Page 8 - Latham & Watkins 401(k) Savings and Profit Sharing Plan
P. 8

Loans
You may borrow from your vested 401(k) account balance. Loan repayments are made through salary deductions each pay period.
• The minimum loan amount is $1,000.
• The maximum is 50% of your vested balance, up to a maximum of $50,000, less your highest outstanding loan balance over the 1-year period ending the day before your next loan is made.
• There is a one-time fee of $75 on each new loan.
• The interest rate for the loan is the Prime rate at the time the loan is taken plus 1%.
• Two outstanding loans are allowed at a time.
• The maximum term is 5 years for a general loan and 10 years for a residential loan.
• Additional payments on existing loans are permitted. The additional payments must be in exact multiples of your regular loan payment and will be applied to both principal and interest.
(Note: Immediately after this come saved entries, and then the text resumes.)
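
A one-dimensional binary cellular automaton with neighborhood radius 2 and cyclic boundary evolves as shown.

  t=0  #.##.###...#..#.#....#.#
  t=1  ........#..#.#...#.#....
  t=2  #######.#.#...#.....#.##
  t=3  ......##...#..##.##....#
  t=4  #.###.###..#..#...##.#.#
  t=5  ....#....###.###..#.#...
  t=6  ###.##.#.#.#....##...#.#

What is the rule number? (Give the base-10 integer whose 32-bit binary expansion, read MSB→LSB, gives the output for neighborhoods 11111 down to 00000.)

  nb #####: next=.  (t=2,i=0, bit31=0)
  nb ####.: next=.  (t=2,i=5, bit30=0)
  nb ###.#: next=#  (t=2,i=6, bit29=1)
  nb ###..: next=.  (t=0,i=7, bit28=0)
  nb ##.##: next=.  (t=0,i=1, bit27=0)
  nb ##.#.: next=#  (t=2,i=7, bit26=1)
  nb ##..#: next=#  (t=4,i=9, bit25=1)
  nb ##...: next=#  (t=0,i=8, bit24=1)
  nb #.###: next=.  (t=0,i=5, bit23=0)
  nb #.##.: next=.  (t=0,i=2, bit22=0)
  nb #.#.#: next=.  (t=2,i=8, bit21=0)
  nb #.#..: next=.  (t=0,i=16, bit20=0)
  nb #..##: next=.  (t=3,i=13, bit19=0)
  nb #..#.: next=#  (t=0,i=13, bit18=1)
  nb #...#: next=.  (t=0,i=9, bit17=0)
  nb #....: next=.  (t=0,i=18, bit16=0)
  nb .####: next=#  (t=2,i=23, bit15=1)
  nb .###.: next=.  (t=0,i=6, bit14=0)
  nb .##.#: next=.  (t=0,i=0, bit13=0)
  nb .##..: next=#  (t=3,i=7, bit12=1)
  nb .#.##: next=.  (t=0,i=22, bit11=0)
  nb .#.#.: next=.  (t=0,i=15, bit10=0)
  nb .#..#: next=.  (t=0,i=12, bit9=0)
  nb .#...: next=#  (t=0,i=17, bit8=1)
  nb ..###: next=#  (t=5,i=9, bit7=1)
  nb ..##.: next=#  (t=3,i=6, bit6=1)
  nb ..#.#: next=.  (t=0,i=14, bit5=0)
  nb ..#..: next=#  (t=0,i=11, bit4=1)
  nb ...##: next=.  (t=3,i=5, bit3=0)
  nb ...#.: next=.  (t=0,i=10, bit2=0)
  nb ....#: next=#  (t=0,i=19, bit1=1)
  nb .....: next=#  (t=1,i=0, bit0=1)
  bits 00100111000001001001000111010011 = 654610899

654610899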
• Participant loans may be repaid in full without penalty at any time.
In-Service Withdrawals
During your employment with Latham, you may withdraw:
• All or a portion of your voluntary after-tax contributions and rollover contributions regardless of your age.
• All or a portion of your partnership contributions, if you are at least age 55.
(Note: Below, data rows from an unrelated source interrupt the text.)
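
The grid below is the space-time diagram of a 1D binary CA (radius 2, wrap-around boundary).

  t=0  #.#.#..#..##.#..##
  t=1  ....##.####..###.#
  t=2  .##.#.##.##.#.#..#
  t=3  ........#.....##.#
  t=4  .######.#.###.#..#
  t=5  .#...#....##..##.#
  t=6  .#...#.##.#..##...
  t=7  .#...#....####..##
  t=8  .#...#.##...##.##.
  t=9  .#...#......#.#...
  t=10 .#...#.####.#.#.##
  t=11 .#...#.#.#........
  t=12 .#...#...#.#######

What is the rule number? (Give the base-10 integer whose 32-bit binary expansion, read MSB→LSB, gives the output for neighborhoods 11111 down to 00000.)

1486439027

  nb #####: next=.  (t=4,i=3, bit31=0)
  nb ####.: next=#  (t=1,i=9, bit30=1)
  nb ###.#: next=.  (t=0,i=0, bit29=0)
  nb ###..: next=#  (t=1,i=10, bit28=1)
  nb ##.##: next=#  (t=1,i=6, bit27=1)
  nb ##.#.: next=.  (t=0,i=1, bit26=0)
  nb ##..#: next=.  (t=1,i=11, bit25=0)
  nb ##...: next=.  (t=6,i=15, bit24=0)
  nb #.###: next=#  (t=1,i=7, bit23=1)
  nb #.##.: next=.  (t=2,i=1, bit22=0)
  nb #.#.#: next=.  (t=0,i=2, bit21=0)
  nb #.#..: next=#  (t=0,i=4, bit20=1)
  nb #..##: next=#  (t=0,i=9, bit19=1)
  nb #..#.: next=.  (t=0,i=6, bit18=0)
  nb #...#: next=.  (t=5,i=3, bit17=0)
  nb #....: next=#  (t=1,i=1, bit16=1)
  nb .####: next=.  (t=1,i=8, bit15=0)
  nb .###.: next=#  (t=0,i=17, bit14=1)
  nb .##.#: next=.  (t=0,i=11, bit13=0)
  nb .##..: next=.  (t=5,i=11, bit12=0)
  nb .#.##: next=.  (t=2,i=0, bit11=0)
  nb .#.#.: next=.  (t=0,i=3, bit10=0)
  nb .#..#: next=#  (t=0,i=5, bit9=1)
  nb .#...: next=.  (t=1,i=0, bit8=0)
  nb ..###: next=.  (t=0,i=16, bit7=0)
  nb ..##.: next=#  (t=0,i=10, bit6=1)
  nb ..#.#: next=#  (t=2,i=17, bit5=1)
  nb ..#..: next=#  (t=0,i=7, bit4=1)
  nb ...##: next=.  (t=1,i=3, bit3=0)
  nb ...#.: next=.  (t=3,i=7, bit2=0)
  nb ....#: next=#  (t=1,i=2, bit1=1)
  nb .....: next=#  (t=3,i=2, bit0=1)
  bits 01011000100110010100001001110011 = 1486439027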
• All or a portion of your pre-tax 401(k) salary deferrals and your Roth 401(k) contributions, if you are at least age 591⁄2.
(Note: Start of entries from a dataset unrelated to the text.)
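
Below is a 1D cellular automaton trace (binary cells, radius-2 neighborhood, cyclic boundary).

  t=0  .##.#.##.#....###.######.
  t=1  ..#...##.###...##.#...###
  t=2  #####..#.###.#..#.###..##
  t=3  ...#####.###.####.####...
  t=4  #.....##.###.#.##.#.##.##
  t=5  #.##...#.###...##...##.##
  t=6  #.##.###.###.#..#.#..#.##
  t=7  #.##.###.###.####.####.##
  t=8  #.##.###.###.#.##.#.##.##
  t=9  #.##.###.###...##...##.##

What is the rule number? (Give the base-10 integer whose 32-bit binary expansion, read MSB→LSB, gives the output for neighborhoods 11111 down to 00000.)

  nb #####: next=.  (t=0,i=20, bit31=0)
  nb ####.: next=#  (t=0,i=22, bit30=1)
  nb ###.#: next=#  (t=0,i=16, bit29=1)
  nb ###..: next=#  (t=0,i=23, bit28=1)
  nb ##.##: next=.  (t=0,i=17, bit27=0)
  nb ##.#.: next=.  (t=0,i=3, bit26=0)
  nb ##..#: next=#  (t=0,i=24, bit25=1)
  nb ##...: next=.  (t=1,i=12, bit24=0)
  nb #.###: next=#  (t=0,i=18, bit23=1)
  nb #.##.: next=#  (t=0,i=6, bit22=1)
  nb #.#.#: next=.  (t=0,i=4, bit21=0)
  nb #.#..: next=#  (t=0,i=9, bit20=1)
  nb #..##: next=.  (t=0,i=0, bit19=0)
  nb #..#.: next=#  (t=1,i=1, bit18=1)
  nb #...#: next=#  (t=1,i=4, bit17=1)
  nb #....: next=#  (t=0,i=11, bit16=1)
  nb .####: next=.  (t=0,i=19, bit15=0)
  nb .###.: next=#  (t=0,i=15, bit14=1)
  nb .##.#: next=#  (t=0,i=2, bit13=1)
  nb .##..: next=#  (t=5,i=3, bit12=1)
  nb .#.##: next=.  (t=0,i=5, bit11=0)
  nb .#.#.: next=.  (t=6,i=17, bit10=0)
  nb .#..#: next=#  (t=2,i=14, bit9=1)
  nb .#...: next=#  (t=0,i=10, bit8=1)
  nb ..###: next=.  (t=0,i=14, bit7=0)
  nb ..##.: next=.  (t=0,i=1, bit6=0)
  nb ..#.#: next=#  (t=2,i=7, bit5=1)
  nb ..#..: next=#  (t=1,i=2, bit4=1)
  nb ...##: next=.  (t=0,i=13, bit3=0)
  nb ...#.: next=#  (t=5,i=6, bit2=1)
  nb ....#: next=.  (t=0,i=12, bit1=0)
  nb .....: next=#  (t=3,i=0, bit0=1)
  bits 01110010110101110111001100110101 = 1926722357

1926722357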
Withdrawals are subject to any applicable taxes and possible penalties.
Financial Hardship Withdrawals
The IRS has defined acceptable reasons for financial hardship withdrawals. The expenses must be immediate and cannot be met through any other sources. The following are the acceptable reasons for financial hardship withdrawals:
• Medical or dental expenses for you, your spouse, or dependents
• Purchase of your primary residence
• Payment of tuition and related educational fees for the next 12 months of post-secondary education for you, your spouse, or dependents
• Payments necessary to prevent eviction from your primary residence or foreclosure on the mortgage of your primary residence
• Payments for burial or funeral expenses for your deceased parent, spouse, children, or dependents
• Expenses for the repair of damage to your principal residence that would qualify for the casualty deduction under IRC section 165
• Payments to cover certain expenses and losses incurred as a result of a federally declared disaster
The IRS also requires that you have taken all available distributions from your 401(k) Plan, and you must also take all loans available through the 401(k) Plan before a hardship withdrawal is allowed.